SaBaCaN ~趣味の缶詰~

とりあえずは自分の趣味に対するレビューを書いていきます。

ラストマイルを観て〜世界を止める覚悟〜

 地上波放送観忘れてたサドル・ドーナツです。

 いやーまじで観忘れてた。

 当時観た感想を思い出しながら書きますのでだいぶ曖昧ですけども、とりあえず書きます。

 あとネタバレ結構入りますのでご了承ください。

あらすじ

 ブラックフライデーの前夜、大手ショッピングサイトから配送された荷物が爆発する事件が発生。それを皮切りに同じく配送された荷物から連続で爆発が起きていく。

 巨大物流倉庫のセンター長・舟渡エレナとチームマネージャー・梨本孔は爆発を止めることができるのか──

人はどうして働くのだろう

 は、働きたくねぇ〜〜〜〜っ!

 この映画観てると働きたくなくなります。あぁ、この物流倉庫はこんだけの人が滅私奉公で働かなくちゃ動かないんだなと思うと胃が重くなります。

 そりゃあ、山﨑佑も止めたくなりますよ。僕も多分病みます。

 山崎佑が飛び降りるシーン、妙な高揚感を感じてすごいトラウマなんですよねー。誰も現実を受け止められてなくて、周りも止めないし、飛び降りる本人も何かハイになってる感じが、現実離れしたリアリティを感じて寒気がします。

 アンナチュラル4話でもやってましたけども、仕事と命の天秤って時折狂うんですよね。自分の生活のために仕事があるのか、仕事のために自分の存在があるのかわからなくなってしまうんですよねー。

 舟渡エレナも他人の命と自分の仕事の天秤が最初狂っていてものすごく不安を感じるキャラクターなんですよねー。それが後半化けるんだから面白い。

働く者への賛歌

 でも、同時に働くって素晴らしいという物語でもあるんですよ。誰かが一生懸命働いてるから爆弾は見つかるし、洗濯機はあそこにあったんです。周りに回って「因」が「果」を呼び寄せるのです。

 そして、一生懸命働いたからこそ、あの宅配の親子はあの娘から笑顔をもらえたんです。

 この映画はあの瞬間のためにあったと言っても過言ではない気がします。あの宅配の親子があの家族の命を守った。それは紛れもなくハッピーエンドなんです。

最後の爆弾

 もちろん、ロッカーの式のことです。山崎佑がベルトコンベアを止めるために導き出した式。

 最後の必死に探し回るシーンを見るに、あの五十嵐という統括本部長向けの爆弾ですよね。

 あれを見つけた時に何が起きるのか、あれは我々の想像に任せられていますよね。まぁ、だいたい想像はつきますが、きっと五十嵐の人生にとってとんでもない穴になることでしょう。

誰が為の『がらくた』

 やはり米津玄師。米津玄師はすごい。

 この曲があることによって、この事件の深さがまるで違ってくる。この映画があることでこの曲の理解がさらに深まる。米津玄師はしょっちゅうこの無限ループを生み出すんですよね。

 今回のこの曲は、過労を苦に飛び降りてしまった山崎佑と、その恋人・筧まりかの曲なんですよねー。まさかその視点で来るとは思わず、この曲である意味がわかった瞬間、ものすごく切なくてやらせない気持ちになるんですよね。

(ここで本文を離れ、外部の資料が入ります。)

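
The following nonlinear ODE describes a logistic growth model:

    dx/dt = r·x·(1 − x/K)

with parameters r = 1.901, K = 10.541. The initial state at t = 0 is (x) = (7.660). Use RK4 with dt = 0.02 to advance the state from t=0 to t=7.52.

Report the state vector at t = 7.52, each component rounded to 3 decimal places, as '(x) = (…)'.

t=0.000: state=(7.660)
step 1 (dt=0.02): k1=(3.980), k2=(3.945), k3=(3.946), k4=(3.911); state += dt/6·(k1+2k2+2k3+k4)
t=0.020: state=(7.739)
t=0.040: state=(7.816)
t=0.060: state=(7.893)
continuing one RK4 step at a time; state shown every 25 steps (Δt=0.5):
t=0.500: state=(9.203)
t=1.000: state=(9.980)
t=1.500: state=(10.317)
t=2.000: state=(10.453)
t=2.500: state=(10.507)
t=3.000: state=(10.528)
t=3.500: state=(10.536)
t=4.000: state=(10.539)
t=4.500: state=(10.540)
t=5.000: state=(10.541)
t=5.500: state=(10.541)
t=6.000: state=(10.541)
t=6.500: state=(10.541)
t=7.000: state=(10.541)
t=7.500: state=(10.541)
t=7.520: state=(10.541)

(x) = (10.541)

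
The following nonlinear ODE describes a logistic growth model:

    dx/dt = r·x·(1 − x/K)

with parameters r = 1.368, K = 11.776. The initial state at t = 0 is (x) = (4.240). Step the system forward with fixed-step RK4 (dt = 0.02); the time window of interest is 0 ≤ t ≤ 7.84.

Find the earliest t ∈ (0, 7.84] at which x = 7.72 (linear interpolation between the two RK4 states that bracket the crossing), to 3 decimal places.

t=0.000: state=(4.240)
step 1 (dt=0.02): k1=(3.712), k2=(3.726), k3=(3.726), k4=(3.740); state += dt/6·(k1+2k2+2k3+k4)
t=0.020: state=(4.315)
t=0.040: state=(4.390)
t=0.060: state=(4.465)
continuing one RK4 step at a time; state shown every 25 steps (Δt=0.5):
t=0.500: state=(6.208)
t=0.880: state=(7.680)
next step: t=0.900: state=(7.753) — x has crossed 7.72
linear interpolation between t=0.880 (7.68028) and t=0.900 (7.75305) → t≈0.891

t = 0.891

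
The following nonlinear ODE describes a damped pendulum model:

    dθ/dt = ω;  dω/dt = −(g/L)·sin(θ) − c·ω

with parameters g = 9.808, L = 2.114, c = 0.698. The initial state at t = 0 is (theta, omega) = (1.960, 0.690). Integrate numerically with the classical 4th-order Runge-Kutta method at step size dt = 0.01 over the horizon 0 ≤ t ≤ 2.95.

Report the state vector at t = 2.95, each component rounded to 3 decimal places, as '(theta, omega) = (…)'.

(theta, omega) = (0.164, 1.389)

t=0.000: state=(1.960, 0.690)
step 1 (dt=0.01): k1=(0.690, -4.774), k2=(0.666, -4.751), k3=(0.666, -4.752), k4=(0.642, -4.729); state += dt/6·(k1+2k2+2k3+k4)
t=0.010: state=(1.967, 0.642)
t=0.020: state=(1.973, 0.595)
t=0.030: state=(1.979, 0.549)
continuing one RK4 step at a time; state shown every 10 steps (Δt=0.1):
t=0.100: state=(2.006, 0.234)
t=0.200: state=(2.008, -0.188)
t=0.300: state=(1.969, -0.584)
t=0.400: state=(1.892, -0.964)
t=0.500: state=(1.777, -1.331)
t=0.600: state=(1.626, -1.685)
t=0.700: state=(1.441, -2.018)
t=0.800: state=(1.223, -2.317)
t=0.900: state=(0.979, -2.560)
t=1.000: state=(0.714, -2.722)
t=1.100: state=(0.438, -2.781)
t=1.200: state=(0.162, -2.725)
t=1.300: state=(-0.103, -2.553)
t=1.400: state=(-0.345, -2.280)
t=1.500: state=(-0.556, -1.929)
t=1.600: state=(-0.730, -1.529)
t=1.700: state=(-0.861, -1.105)
t=1.800: state=(-0.950, -0.677)
t=1.900: state=(-0.997, -0.260)
t=2.000: state=(-1.003, 0.136)
t=2.100: state=(-0.971, 0.501)
t=2.200: state=(-0.904, 0.829)
t=2.300: state=(-0.807, 1.112)
t=2.400: state=(-0.684, 1.341)
t=2.500: state=(-0.541, 1.508)
t=2.600: state=(-0.384, 1.606)
t=2.700: state=(-0.222, 1.631)
t=2.800: state=(-0.060, 1.584)
t=2.900: state=(0.093, 1.469)
t=2.950: state=(0.164, 1.389)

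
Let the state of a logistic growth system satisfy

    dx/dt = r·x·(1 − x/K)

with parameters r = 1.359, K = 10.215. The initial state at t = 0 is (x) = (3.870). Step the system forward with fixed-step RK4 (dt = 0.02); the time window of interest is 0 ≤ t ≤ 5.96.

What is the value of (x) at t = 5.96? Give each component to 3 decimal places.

t=0.000: state=(3.870)
step 1 (dt=0.02): k1=(3.267), k2=(3.277), k3=(3.277), k4=(3.288); state += dt/6·(k1+2k2+2k3+k4)
t=0.020: state=(3.936)
t=0.040: state=(4.002)
t=0.060: state=(4.068)
continuing one RK4 step at a time; state shown every 10 steps (Δt=0.2):
t=0.200: state=(4.541)
t=0.400: state=(5.233)
t=0.600: state=(5.920)
t=0.800: state=(6.579)
t=1.000: state=(7.187)
t=1.200: state=(7.733)
t=1.400: state=(8.208)
t=1.600: state=(8.610)
t=1.800: state=(8.945)
t=2.000: state=(9.217)
t=2.200: state=(9.437)
t=2.400: state=(9.611)
t=2.600: state=(9.748)
t=2.800: state=(9.855)
t=3.000: state=(9.939)
t=3.200: state=(10.003)
t=3.400: state=(10.053)
t=3.600: state=(10.091)
t=3.800: state=(10.120)
t=4.000: state=(10.143)
t=4.200: state=(10.160)
t=4.400: state=(10.173)
t=4.600: state=(10.183)
t=4.800: state=(10.190)
t=5.000: state=(10.196)
t=5.200: state=(10.201)
t=5.400: state=(10.204)
t=5.600: state=(10.207)
t=5.800: state=(10.209)
t=5.960: state=(10.210)

(x) = (10.210)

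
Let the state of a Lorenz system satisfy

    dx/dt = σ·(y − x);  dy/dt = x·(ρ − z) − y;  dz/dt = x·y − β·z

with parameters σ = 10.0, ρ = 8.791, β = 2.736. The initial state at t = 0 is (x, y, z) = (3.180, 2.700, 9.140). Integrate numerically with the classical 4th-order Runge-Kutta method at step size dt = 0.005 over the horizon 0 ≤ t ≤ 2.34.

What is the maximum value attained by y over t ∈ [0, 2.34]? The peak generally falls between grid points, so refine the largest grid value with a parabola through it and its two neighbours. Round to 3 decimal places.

t=0.000: state=(3.180, 2.700, 9.140)
step 1 (dt=0.005): k1=(-4.800, -3.810, -16.421), k2=(-4.775, -3.666, -16.371), k3=(-4.772, -3.667, -16.370), k4=(-4.745, -3.525, -16.319); state += dt/6·(k1+2k2+2k3+k4)
t=0.005: state=(3.156, 2.682, 9.058)
t=0.010: state=(3.133, 2.665, 8.977)
t=0.015: state=(3.109, 2.649, 8.896)
continuing one RK4 step at a time; state shown every 20 steps (Δt=0.1):
t=0.100: state=(2.803, 2.564, 7.624)
t=0.200: state=(2.720, 2.788, 6.435)
t=0.300: state=(2.928, 3.270, 5.637)
t=0.400: state=(3.391, 3.969, 5.288)
t=0.500: state=(4.064, 4.815, 5.463)
t=0.600: state=(4.846, 5.623, 6.214)
t=0.700: state=(5.528, 6.066, 7.425)
t=0.800: state=(5.833, 5.875, 8.665)
t=0.900: state=(5.611, 5.154, 9.376)
t=1.000: state=(5.018, 4.348, 9.332)
t=1.100: state=(4.378, 3.809, 8.752)
t=1.200: state=(3.929, 3.611, 7.984)
t=1.300: state=(3.746, 3.693, 7.285)
t=1.400: state=(3.808, 3.977, 6.800)
t=1.500: state=(4.062, 4.388, 6.611)
t=1.600: state=(4.433, 4.833, 6.748)
t=1.700: state=(4.824, 5.186, 7.177)
t=1.800: state=(5.115, 5.318, 7.763)
t=1.900: state=(5.205, 5.179, 8.292)
t=2.000: state=(5.073, 4.849, 8.568)
t=2.100: state=(4.797, 4.490, 8.529)
t=2.200: state=(4.501, 4.234, 8.251)
t=2.300: state=(4.287, 4.135, 7.874)
t=2.340: state=(4.237, 4.138, 7.725)
largest grid value and its neighbours: y(0.715)=6.08115, y(0.720)=6.08261, y(0.725)=6.08233
parabola through these three points peaks at t≈0.722 with y≈6.08271

max y = 6.083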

 『壊れていても構いません』。廃品回収車のそんなフレーズから生まれたこの曲ですが、でもそれでも世界を憎むのは止められなかったんです。筧まりかは罪を重ね、そして死んでしまった。それにどれだけの決意が必要であったか、この曲がそれを表現してくれる。

例えばあなたがずっと壊れていても 二度と戻りはしなくても

構わないから 僕のそばで生きていてよ

 それは、筧まりかが飛び降りる山崎佑に届けたかった言葉で、そして動かない山崎佑が焼死する筧まりかに届けたかった言葉なんですよ。

 でも届かなかった。この「ラストマイル」は途切れてしまった。流通をテーマにしたこの映画でそれはあまりに辛い皮肉です。

 

 いやーこの映画を観ると迂闊に配達逃すことができなくなってしまいます。いつも届けてくださってる方に敬礼、です。